Als sie wieder in die Heimat konnte, versiegte die poetische Ader auf der Stelle. Stattdessen brachte sie der Mutter und den Geschwistern Geschenke. Mehr Koffer als Finger an der Hand hatte sie, wenn sie anreiste. Und natürlich Pakete zwischendurch, einmal mit Goldring im Marzipanbrot, mitsamt Warnbrief: „Beiß da mal nich so doll rein…“

Dafür hat sie Schulden gemacht und hart gearbeitet. Erst im Imbiss, dann geputzt, dann fünfzehn Jahre lang bei Borsig in der Küche. Inge hat auch zu Hause gerne gekocht, reichlich aufgetischt für die Familie, und nicht selten saß sie dabei, aß selbst ein Butterbrot und freute sich am Appetit der anderen.

Günther starb bald nach der silbernen Hochzeit. Er hatte ein klein wenig zugenommen im Alter, und das Herz war nicht mehr so stark.

Inge war noch immer eine schöne Frau, ein bisschen rund und lebensfroh. Die Töchter schickten sie zur Kur. Dort hat sie dann einen gewissen Paul Sogorski kennen gelernt, den sie später auch geheiratet hat, ein Oberschlesier – und ein geborener Beuthener.

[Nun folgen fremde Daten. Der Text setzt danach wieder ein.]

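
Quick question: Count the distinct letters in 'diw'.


Unique letters in 'diw': {d, i, w} = 3 distinct letters.

3


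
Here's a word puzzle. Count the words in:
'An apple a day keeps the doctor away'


Split into words: An | apple | a | day | keeps | the | doctor | away = 8 words.

8


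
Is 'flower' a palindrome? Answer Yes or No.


Forward: 'flower'
Reversed: 'rewolf'
They differ.

No


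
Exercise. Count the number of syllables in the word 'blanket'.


Break 'blanket' into syllables: blan-ket -> blan | ket = 2 syllables

2 syllables


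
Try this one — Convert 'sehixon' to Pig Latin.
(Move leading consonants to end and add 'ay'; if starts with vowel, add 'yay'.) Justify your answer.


'sehixon': move consonant cluster 's' to end and add 'ay': 'ehixonsay'.

ehixonsay


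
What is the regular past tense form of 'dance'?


Apply rule: Add -d (word ends in -e). 'dance' becomes 'danced'.

danced


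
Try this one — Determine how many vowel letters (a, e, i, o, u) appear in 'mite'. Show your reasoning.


Vowels in 'mite': i, e = 2 vowels.

2


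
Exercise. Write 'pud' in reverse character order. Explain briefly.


Reverse 'pud' character by character: 'dup'.

dup


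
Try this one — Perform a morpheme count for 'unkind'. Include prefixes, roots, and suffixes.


Decomposition: un- (prefix) + kind (root) = 2 morpheme(s)

2 morphemes


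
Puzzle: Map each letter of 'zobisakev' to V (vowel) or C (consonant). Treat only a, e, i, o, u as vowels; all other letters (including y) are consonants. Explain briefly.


Letter mapping: z = C, o = V, b = C, i = V, s = C, a = V, k = C, e = V, v = C.

CVCVCVCVC


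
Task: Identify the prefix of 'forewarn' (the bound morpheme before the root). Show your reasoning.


The word 'forewarn' = 'fore' (prefix) + 'warn' (root). The prefix is 'fore'.

fore


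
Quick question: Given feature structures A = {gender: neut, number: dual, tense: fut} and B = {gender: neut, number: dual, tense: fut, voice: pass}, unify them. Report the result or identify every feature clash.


Compare features:
gender: A=neut vs B=neut -> unified: neut
number: A=dual vs B=dual -> unified: dual
tense: A=fut vs B=fut -> unified: fut
voice: A=_ vs B=pass -> unified: pass
No clashes found.

Unified: {gender: neut, number: dual, tense: fut, voice: pass}


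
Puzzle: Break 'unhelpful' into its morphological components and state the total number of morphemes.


Step 1: Identify prefix: 'un' (meaning: not/reverse)
Step 2: Identify root: 'help'
Step 3: Identify suffix(es): 'ful'
Decomposition: un- (prefix: not/reverse) + help (root) + -ful (suffix: full of)
Total morphemes: 3

3 morphemes (un- (prefix: not/reverse) + help (root) + -ful (suffix: full of))


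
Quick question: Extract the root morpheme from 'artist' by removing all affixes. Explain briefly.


Remove suffix '-ist' from 'artist' to get root 'art'.

art


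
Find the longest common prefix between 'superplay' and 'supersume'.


Compare from the start: 5 characters match: 'super'. Mismatch at position 6: 'p' vs 's'.

super


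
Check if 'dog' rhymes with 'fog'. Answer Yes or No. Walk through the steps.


Rime (stressed vowel + following sounds) of 'dog': -og = /ɒg/
Rime of 'fog': -og = /ɒg/
/ɒg/ and /ɒg/ are the same ending sound, so the words rhyme.

Yes


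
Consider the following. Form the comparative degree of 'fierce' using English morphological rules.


Apply comparative formation (ends in e: add -r): 'fierce' -> 'fiercer'.

fiercer


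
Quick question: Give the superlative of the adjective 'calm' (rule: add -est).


Apply superlative formation (add -est): 'calm' -> 'calmest'.

calmest


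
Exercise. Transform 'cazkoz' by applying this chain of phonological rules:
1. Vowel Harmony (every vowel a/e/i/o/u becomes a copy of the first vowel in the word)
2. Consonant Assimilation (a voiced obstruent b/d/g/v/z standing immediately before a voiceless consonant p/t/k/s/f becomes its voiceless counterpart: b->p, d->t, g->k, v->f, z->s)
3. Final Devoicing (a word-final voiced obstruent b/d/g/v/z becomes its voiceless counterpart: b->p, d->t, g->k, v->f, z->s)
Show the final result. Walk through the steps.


Starting form: 'cazkoz'
Rule 1: Vowel Harmony: all vowels become 'a' (matching first vowel). 'cazkoz' -> 'cazkaz'
Rule 2: Consonant Assimilation: voiced obstruent before voiceless consonant becomes voiceless ('zk' -> 'sk'). 'cazkaz' -> 'caskaz'
Rule 3: Final Devoicing: word-final voiced obstruent 'z' becomes voiceless 's'. 'caskaz' -> 'caskas'
Final form: 'caskas'

caskas


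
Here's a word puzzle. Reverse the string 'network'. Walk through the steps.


Reverse 'network' character by character: 'krowten'.

krowten


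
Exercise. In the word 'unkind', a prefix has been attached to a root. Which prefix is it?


The word 'unkind' = 'un' (prefix) + 'kind' (root). The prefix is 'un'.

un


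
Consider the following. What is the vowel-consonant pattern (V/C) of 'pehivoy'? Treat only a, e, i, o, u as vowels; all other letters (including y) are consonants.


Letter mapping: p = C, e = V, h = C, i = V, v = C, o = V, y = C.

CVCVCVC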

Als dann die Mutter nach Berlin kam, hat sie sie zu sich genommen und sie gepflegt. Und als der Bruder ausreiste, wohnte er selbstverständlich erst mal bei ihr. Da wundert es nicht, dass Paul ein wenig eifersüchtig war. Ansonsten verstanden sich die beiden gut und reisten gern nach Polen.

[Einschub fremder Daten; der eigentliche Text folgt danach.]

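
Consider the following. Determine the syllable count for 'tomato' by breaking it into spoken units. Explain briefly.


Break 'tomato' into syllables: to-ma-to -> to | ma | to = 3 syllables

3 syllables


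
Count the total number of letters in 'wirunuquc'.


Spell out 'wirunuquc' and number each letter: w(1), i(2), r(3), u(4), n(5), u(6), q(7), u(8), c(9). Total: 9 letters.

9


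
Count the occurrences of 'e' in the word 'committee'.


Letter 'e' in 'committee': found at position(s) 8, 9 = 2 occurrence(s).

2


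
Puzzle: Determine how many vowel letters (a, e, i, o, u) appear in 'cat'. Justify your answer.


Vowels in 'cat': a = 1 vowels.

1


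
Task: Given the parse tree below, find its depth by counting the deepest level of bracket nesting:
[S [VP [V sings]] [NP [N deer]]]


Count bracket nesting levels:
'[' at pos 0: depth = 1
'[' at pos 3: depth = 2
'[' at pos 7: depth = 3
'[' at pos 18: depth = 2
'[' at pos 22: depth = 3
Maximum depth reached: 3

3


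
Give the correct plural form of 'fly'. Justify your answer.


Apply rule: Change -y to -ies (consonant + y). 'fly' becomes 'flies'.

flies


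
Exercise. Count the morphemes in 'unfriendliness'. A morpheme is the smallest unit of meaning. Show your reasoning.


Decomposition: un- (prefix) + friend (root) + -ly (suffix) + -ness (suffix) = 4 morpheme(s)

4 morphemes


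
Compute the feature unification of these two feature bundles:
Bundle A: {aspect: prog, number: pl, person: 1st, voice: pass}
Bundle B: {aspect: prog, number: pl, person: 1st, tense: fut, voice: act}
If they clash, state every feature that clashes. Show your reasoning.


Compare features:
aspect: A=prog vs B=prog -> unified: prog
number: A=pl vs B=pl -> unified: pl
person: A=1st vs B=1st -> unified: 1st
tense: A=_ vs B=fut -> unified: fut
voice: A=pass vs B=act -> CLASH
Clash detected on feature 'voice' (pass vs act); unification fails.

CLASH on 'voice' (pass vs act)


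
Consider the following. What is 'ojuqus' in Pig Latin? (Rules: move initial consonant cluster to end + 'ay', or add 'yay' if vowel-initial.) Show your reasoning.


'ojuqus' starts with a vowel, so add 'yay': 'ojuqusyay'.

ojuqusyay


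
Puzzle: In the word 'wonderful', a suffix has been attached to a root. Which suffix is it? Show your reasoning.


The word 'wonderful' = 'wonder' (root) + '-ful' (suffix). The suffix is '-ful'.

ful


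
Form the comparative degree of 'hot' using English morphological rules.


Apply comparative formation (double final consonant, add -er): 'hot' -> 'hotter'.

hotter


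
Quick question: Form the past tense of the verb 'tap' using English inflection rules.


Apply rule: Double final consonant and add -ed. 'tap' becomes 'tapped'.

tapped


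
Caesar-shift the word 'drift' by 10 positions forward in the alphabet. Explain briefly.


Shift each letter by 10: d -> n, r -> b, i -> s, f -> p, t -> d. Result: 'nbspd'.

nbspd


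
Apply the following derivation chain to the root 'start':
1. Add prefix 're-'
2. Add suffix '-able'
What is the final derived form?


Step 1: Add prefix 're-' to 'start' = 'restart'
Step 2: Add suffix '-able' to 'restart' = 'restartable'

restartable


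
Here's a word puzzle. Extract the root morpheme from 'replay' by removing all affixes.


Remove prefix 're' from 'replay' to get root 'play'.

play


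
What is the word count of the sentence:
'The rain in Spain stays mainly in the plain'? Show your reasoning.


Split into words: The | rain | in | Spain | stays | mainly | in | the | plain = 9 words.

9


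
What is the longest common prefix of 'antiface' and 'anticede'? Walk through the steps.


Compare from the start: 4 characters match: 'anti'. Mismatch at position 5: 'f' vs 'c'.

anti


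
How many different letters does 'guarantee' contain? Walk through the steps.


Unique letters in 'guarantee': {a, e, g, n, r, t, u} = 7 distinct letters.

7


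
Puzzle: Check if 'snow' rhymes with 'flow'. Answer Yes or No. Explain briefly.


Rime (stressed vowel + following sounds) of 'snow': -ow = /oʊ/
Rime of 'flow': -ow = /oʊ/
/oʊ/ and /oʊ/ are the same ending sound, so the words rhyme.

Yes


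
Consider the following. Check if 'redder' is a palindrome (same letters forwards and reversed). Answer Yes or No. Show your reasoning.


Forward: 'redder'
Reversed: 'redder'
They are identical.

Yes


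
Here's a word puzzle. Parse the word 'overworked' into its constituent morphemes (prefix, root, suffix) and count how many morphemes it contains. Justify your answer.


Step 1: Identify prefix: 'over' (meaning: excessively)
Step 2: Identify root: 'work'
Step 3: Identify suffix(es): 'ed'
Decomposition: over- (prefix: excessively) + work (root) + -ed (suffix: past)
Total morphemes: 3

3 morphemes (over- (prefix: excessively) + work (root) + -ed (suffix: past))


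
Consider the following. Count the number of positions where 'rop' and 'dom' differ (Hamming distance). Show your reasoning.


Alignment:
Position 1: 'r' vs 'd' = DIFFER
Position 2: 'o' vs 'o' = match
Position 3: 'p' vs 'm' = DIFFER
Total differences: 2

2


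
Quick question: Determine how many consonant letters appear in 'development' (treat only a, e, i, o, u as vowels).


Consonants in 'development': d, v, l, p, m, n, t = 7 consonants.

7


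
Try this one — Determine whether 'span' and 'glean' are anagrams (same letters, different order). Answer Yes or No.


Sorted letters of 'span': 'anps'
Sorted letters of 'glean': 'aegln'
They do not match.

No


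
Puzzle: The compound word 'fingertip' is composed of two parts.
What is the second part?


Split 'fingertip' into 'finger' + 'tip'. The second part is 'tip'.

tip


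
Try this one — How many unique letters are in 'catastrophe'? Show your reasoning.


Unique letters in 'catastrophe': {a, c, e, h, o, p, r, s, t} = 9 distinct letters.

9


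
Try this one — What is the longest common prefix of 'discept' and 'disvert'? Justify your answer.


Compare from the start: 3 characters match: 'dis'. Mismatch at position 4: 'c' vs 'v'.

dis


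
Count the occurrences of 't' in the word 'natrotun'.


Letter 't' in 'natrotun': found at position(s) 3, 6 = 2 occurrence(s).

2


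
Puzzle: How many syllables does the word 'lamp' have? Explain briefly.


Break 'lamp' into syllables: lamp -> lamp = 1 syllable

1 syllable


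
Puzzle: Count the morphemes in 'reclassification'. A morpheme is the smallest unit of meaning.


Decomposition: re- (prefix) + class (root) + -ify (suffix) + -ation (suffix) = 4 morpheme(s)

4 morphemes


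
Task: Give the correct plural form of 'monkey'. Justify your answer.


Apply rule: Add -s. 'monkey' becomes 'monkeys'.

monkeys


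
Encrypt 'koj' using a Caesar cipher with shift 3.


Shift each letter by 3: k -> n, o -> r, j -> m. Result: 'nrm'.

nrm


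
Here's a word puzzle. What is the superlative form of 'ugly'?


Apply superlative formation (consonant + y: change y to i, add -est): 'ugly' -> 'ugliest'.

ugliest


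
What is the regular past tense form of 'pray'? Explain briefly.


Apply rule: Add -ed. 'pray' becomes 'prayed'.

prayed


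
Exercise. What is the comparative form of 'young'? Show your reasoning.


Apply comparative formation (add -er): 'young' -> 'younger'.

younger


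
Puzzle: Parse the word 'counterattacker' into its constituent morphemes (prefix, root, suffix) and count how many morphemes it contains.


Step 1: Identify prefix: 'counter' (meaning: against)
Step 2: Identify root: 'attack'
Step 3: Identify suffix(es): 'er'
Decomposition: counter- (prefix: against) + attack (root) + -er (suffix: one who)
Total morphemes: 3

3 morphemes (counter- (prefix: against) + attack (root) + -er (suffix: one who))


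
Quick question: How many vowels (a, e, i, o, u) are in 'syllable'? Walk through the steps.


Vowels in 'syllable': a, e = 2 vowels.

2


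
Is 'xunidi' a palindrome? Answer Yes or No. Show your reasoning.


Forward: 'xunidi'
Reversed: 'idinux'
They differ.

No


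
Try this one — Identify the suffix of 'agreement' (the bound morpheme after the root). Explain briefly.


The word 'agreement' = 'agree' (root) + '-ment' (suffix). The suffix is '-ment'.

ment


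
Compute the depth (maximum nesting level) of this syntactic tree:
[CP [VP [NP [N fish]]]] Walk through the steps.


Count bracket nesting levels:
'[' at pos 0: depth = 1
'[' at pos 4: depth = 2
'[' at pos 8: depth = 3
'[' at pos 12: depth = 4
Maximum depth reached: 4

4


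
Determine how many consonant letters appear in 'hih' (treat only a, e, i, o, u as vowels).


Consonants in 'hih': h, h = 2 consonants.

2


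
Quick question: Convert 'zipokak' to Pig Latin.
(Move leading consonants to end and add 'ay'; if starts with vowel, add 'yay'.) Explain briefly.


'zipokak': move consonant cluster 'z' to end and add 'ay': 'ipokakzay'.

ipokakzay


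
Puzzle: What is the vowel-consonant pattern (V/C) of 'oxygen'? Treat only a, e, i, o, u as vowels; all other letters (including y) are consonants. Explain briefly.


Letter mapping: o = V, x = C, y = C, g = C, e = V, n = C.

VCCCVC


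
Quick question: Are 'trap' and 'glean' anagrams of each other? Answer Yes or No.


Sorted letters of 'trap': 'aprt'
Sorted letters of 'glean': 'aegln'
They do not match.

No


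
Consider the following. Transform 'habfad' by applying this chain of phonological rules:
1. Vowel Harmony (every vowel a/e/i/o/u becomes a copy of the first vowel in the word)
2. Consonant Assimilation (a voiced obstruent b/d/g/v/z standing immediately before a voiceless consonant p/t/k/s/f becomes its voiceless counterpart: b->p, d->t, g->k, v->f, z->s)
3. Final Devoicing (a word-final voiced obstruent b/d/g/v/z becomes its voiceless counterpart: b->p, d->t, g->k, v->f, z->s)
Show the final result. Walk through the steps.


Starting form: 'habfad'
Rule 1: Vowel Harmony: all vowels already match. No change.
Rule 2: Consonant Assimilation: voiced obstruent before voiceless consonant becomes voiceless ('bf' -> 'pf'). 'habfad' -> 'hapfad'
Rule 3: Final Devoicing: word-final voiced obstruent 'd' becomes voiceless 't'. 'hapfad' -> 'hapfat'
Final form: 'hapfat'

hapfat


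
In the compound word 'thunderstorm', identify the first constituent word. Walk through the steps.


Split 'thunderstorm' into 'thunder' + 'storm'. The first part is 'thunder'.

thunder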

Inge konnte ein wenig polnisch sprechen, aber sie hatte ohnehin keine Probleme mit Fremden: „Menschen soll man in Gut und Böse teilen, nicht anders.“ Kein Nachbar, keine Nachbarin im fünfzehnstöckigen Haus, die sie nicht kannte, mit dem Bäcker war sie per Du, mit der Friseuse sowieso.

Nur ein Laster hatte sie. „Ab Weihnachten, ab Neujahr, vom Geburtstag an rauch’ ich nicht mehr.“ Das ging jahrelang so. Aber das Schicksal hat der Kettenraucherin die falsche Krankheit zugelost: ASL, die Nerven starben ab. Die Stimme versagte, die Muskulatur schwand, zuletzt blieb, als Abschied an die Familie, ein Augenzwinkern.